Coerência é o que busca o ministro Tarso Genro quando declara, como o fez dias atrás, que seu partido cometeu o erro histórico de, até a inauguração da Presidência de Lula, se apresentar como o guardião inflexível e solitário da “ética na política”. Na tardia retratação há algo mais que a marca inconfundível do oportunismo. De fato, a política democrática não é o terreno da verdade absoluta, mas das verdades possíveis, e não comporta uma narrativa do confronto da virtude contra o vício, cuja lógica exclui o horizonte da alternância de poder. O jogo democrático se faz, na maior parte do tempo, pelo exercício da razão instrumental, que inclui a negociação, a transigência, a conciliação, a acomodação de legítimos interesses eleitorais.

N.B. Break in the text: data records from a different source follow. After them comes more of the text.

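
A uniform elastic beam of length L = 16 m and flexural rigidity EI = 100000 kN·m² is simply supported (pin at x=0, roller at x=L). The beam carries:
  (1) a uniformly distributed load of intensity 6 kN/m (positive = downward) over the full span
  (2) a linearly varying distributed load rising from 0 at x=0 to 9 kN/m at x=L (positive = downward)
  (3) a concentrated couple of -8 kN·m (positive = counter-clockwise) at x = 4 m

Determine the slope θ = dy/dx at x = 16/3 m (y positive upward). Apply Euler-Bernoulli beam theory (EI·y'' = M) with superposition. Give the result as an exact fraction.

Load 1 — uniform load w=6 kN/m over full span:
  θ_1 = -w(L³-6Lx²+4x³)/(24EI) = -6·(16³-6·16·(16/3)²+4·(16/3)³)/(24·100000) = -416/84375 rad
Load 2 — triangular load w₀=9 kN/m (0→w₀ over full span):
  θ_2 = -w₀(7L⁴-30L²x²+15x⁴)/(360LEI) = -9·(7·16⁴-30·16²·(16/3)²+15·(16/3)⁴)/(360·16·100000) = -1664/421875 rad
Load 3 — applied couple M₀=-8 kN·m at a=4 m (b=L-a=12):
  θ_3 = (M₀x²/(2L)-M₀(x-a)+C₁)/EI  [x>a] with C₁=M₀(3b²-L²)/(6L)=-44/3 = ((-8)·(16/3)²/(2·16)-(-8)·((16/3)-4)+(-44/3))/100000 = -1/9000 rad
Superposition: θ = Σ θ_i = -10109/1125000 rad ≈ -0.008986 rad

θ(16/3) = -10109/1125000 rad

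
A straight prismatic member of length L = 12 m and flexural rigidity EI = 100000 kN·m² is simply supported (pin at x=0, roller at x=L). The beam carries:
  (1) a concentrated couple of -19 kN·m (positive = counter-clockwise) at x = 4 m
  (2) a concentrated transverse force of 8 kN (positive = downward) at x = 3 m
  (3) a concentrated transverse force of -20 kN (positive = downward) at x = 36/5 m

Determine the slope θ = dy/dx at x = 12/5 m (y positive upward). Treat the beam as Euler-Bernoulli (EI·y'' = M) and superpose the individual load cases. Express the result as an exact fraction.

Load 1 — applied couple M₀=-19 kN·m at a=4 m (b=L-a=8):
  θ_1 = (M₀x²/(2L)+C₁)/EI  [x≤a] with C₁=M₀(3b²-L²)/(6L)=-38/3 = ((-19)·(12/5)²/(2·12)+(-38/3))/100000 = -323/1875000 rad
Load 2 — point force P=8 kN at a=3 m (b=L-a=9):
  θ_2 = -Pb(L²-b²-3x²)/(6LEI)  [x≤a] = -8·9·(12²-9²-3·(12/5)²)/(6·12·100000) = -1143/2500000 rad
Load 3 — point force P=-20 kN at a=36/5 m (b=L-a=24/5):
  θ_3 = -Pb(L²-b²-3x²)/(6LEI)  [x≤a] = -(-20)·(24/5)·(12²-(24/5)²-3·(12/5)²)/(6·12·100000) = 108/78125 rad
Superposition: θ = Σ θ_i = 5647/7500000 rad ≈ 0.000753 rad

θ(12/5) = 5647/7500000 rad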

A retratação de Genro veicula uma reivindicação razoável. O PT quer ser avaliado à luz dos critérios comuns da política democrática - não pelos parâmetros inatingíveis da ética absoluta que cobrava dos outros, com fúria santa, nos tempos das célebres “bravatas de oposição”. Mas, de qualquer modo, há um limite para o exercício da razão instrumental, que é o respeito à regra legal e à integridade das instituições democráticas. Esse limite foi, uma vez mais, ultrapassado.

Coerência é também o que busca, por um outro caminho, a filósofa Marilena Chaui. No auge da crise do “mensalão”, quando os petistas procuravam reconhecer a sua própria imagem no espelho da história, Chaui teceu o discurso da negação, que lhes proporcionou um ponto de fuga teórico. Ela explicou que o balcão tentacular de negócios não existia, a não ser na forma de uma “construção fantasmagórica da mídia”. O álibi tem dinâmica própria: na sessão clandestina do Senado, o senador Almeida Lima (PMDB-SE) conclamou seus colegas a rejeitarem a acusação e afirmarem a soberania da Casa diante da mídia “abjeta, desqualificada, torpe e impudica”.

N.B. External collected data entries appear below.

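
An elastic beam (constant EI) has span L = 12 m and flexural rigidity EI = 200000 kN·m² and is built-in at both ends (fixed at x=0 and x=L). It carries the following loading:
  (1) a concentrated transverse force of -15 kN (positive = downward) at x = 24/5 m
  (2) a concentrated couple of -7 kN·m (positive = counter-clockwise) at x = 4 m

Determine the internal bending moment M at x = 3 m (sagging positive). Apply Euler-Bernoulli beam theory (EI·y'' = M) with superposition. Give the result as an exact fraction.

Load 1 — point force P=-15 kN at a=24/5 m (b=L-a=36/5):
  M_1 = Pb²(3a+b)x/L³ - Pab²/L²  [x≤a] = (-15)·(36/5)²·(3·(24/5)+(36/5))·3/12³ - (-15)·(24/5)·(36/5)²/12² = -81/25 kN·m
Load 2 — applied couple M₀=-7 kN·m at a=4 m (b=L-a=8):
  M_2 = R_Ax - M_A  [x≤a] with R_A=-7/9, M_A=0 = (-7/9)·3 - 0 = -7/3 kN·m
Superposition: M = Σ M_i = -418/75 kN·m ≈ -5.573333 kN·m

M(3) = -418/75 kN·m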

Chaui faz escola e inspira discípulos improváveis, mas está atenta para a fadiga inevitável do material discursivo. Depois que o STF aceitou a denúncia contra a quadrilha do “mensalão”, a filósofa cortesã reformou seu diagnóstico, mas apenas para apertar até o fim o parafuso, fabricando uma peça acabada de delinqüência intelectual em dois atos.

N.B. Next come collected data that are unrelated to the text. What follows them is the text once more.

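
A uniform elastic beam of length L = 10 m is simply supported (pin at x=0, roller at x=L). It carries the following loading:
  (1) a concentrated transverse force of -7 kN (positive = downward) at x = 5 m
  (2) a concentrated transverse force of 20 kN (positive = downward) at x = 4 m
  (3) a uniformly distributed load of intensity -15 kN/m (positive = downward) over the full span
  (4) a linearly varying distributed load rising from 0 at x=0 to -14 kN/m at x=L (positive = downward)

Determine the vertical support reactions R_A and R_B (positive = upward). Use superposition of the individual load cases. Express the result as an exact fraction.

R_A = -539/6 kN, R_B = -703/6 kN

Load 1 — point force P=-7 kN at a=5 m (b=L-a=5):
  R_A = Pb/L = (-7)·5/10 = -7/2 kN
  R_B = Pa/L = (-7)·5/10 = -7/2 kN
Load 2 — point force P=20 kN at a=4 m (b=L-a=6):
  R_A = Pb/L = 20·6/10 = 12 kN
  R_B = Pa/L = 20·4/10 = 8 kN
Load 3 — uniform load w=-15 kN/m over full span:
  R_A = wL/2 = (-15)·10/2 = -75 kN
  R_B = wL/2 = (-15)·10/2 = -75 kN
Load 4 — triangular load w₀=-14 kN/m (0→w₀ over full span):
  R_A = w₀L/6 = (-14)·10/6 = -70/3 kN
  R_B = w₀L/3 = (-14)·10/3 = -140/3 kN
Superposition: R_A = -539/6 kN, R_B = -703/6 kN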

O primeiro ato é uma filosofia da corrupção: “Nenhum governante governa sem fazer alianças e negociações com outros partidos. Essa negociação tende à corrupção. Essa compra e venda ocorreu sistematicamente nos governos José Sarney, Fernando Collor, Itamar Franco e Fernando Henrique Cardoso.” O segundo é uma corrupção da filosofia: “Mas o PT e seu presidente operário, como ousam fazer o mesmo que os partidos da classe dominante? Que ousadia absurda! Os meios de comunicação transformaram a situação em um caso único, nunca visto antes, e construíram a imagem do governo mais corrupto da história do Brasil.” Descontadas as inverdades óbvias, a filósofa está dizendo que corrupção é destino e que nos resta escolher entre a corrupção viciosa dos outros e a corrupção virtuosa dos seus.

O círculo se fecha e uma coerência se refaz. A virtude é uma imanência do PT e de Lula: reflete as essências do partido e de “seu presidente operário”, que não podem ser contaminadas pelas ações de um ou de outro. Os virtuosos estavam certos quando, com ou sem evidências, denunciavam e condenavam o vício - pois isso abreviava a chegada da virtude ao poder. Os virtuosos estão certos quando, contra todas as evidências, protegem a corrupção no seu meio e no meio dos aliados - pois disso depende a continuidade da união entre a virtude e o poder.

Na operação de cabala de votos, Mercadante não disse aos colegas que o homem das vacas quentes e das notas geladas é inocente, mas que sua cassação correspondia a um interesse da oposição e a uma tentativa de desestabilizar o governo. A sua razão instrumental não tem limites. É que, na nova ordem da filosofia, poder é virtude.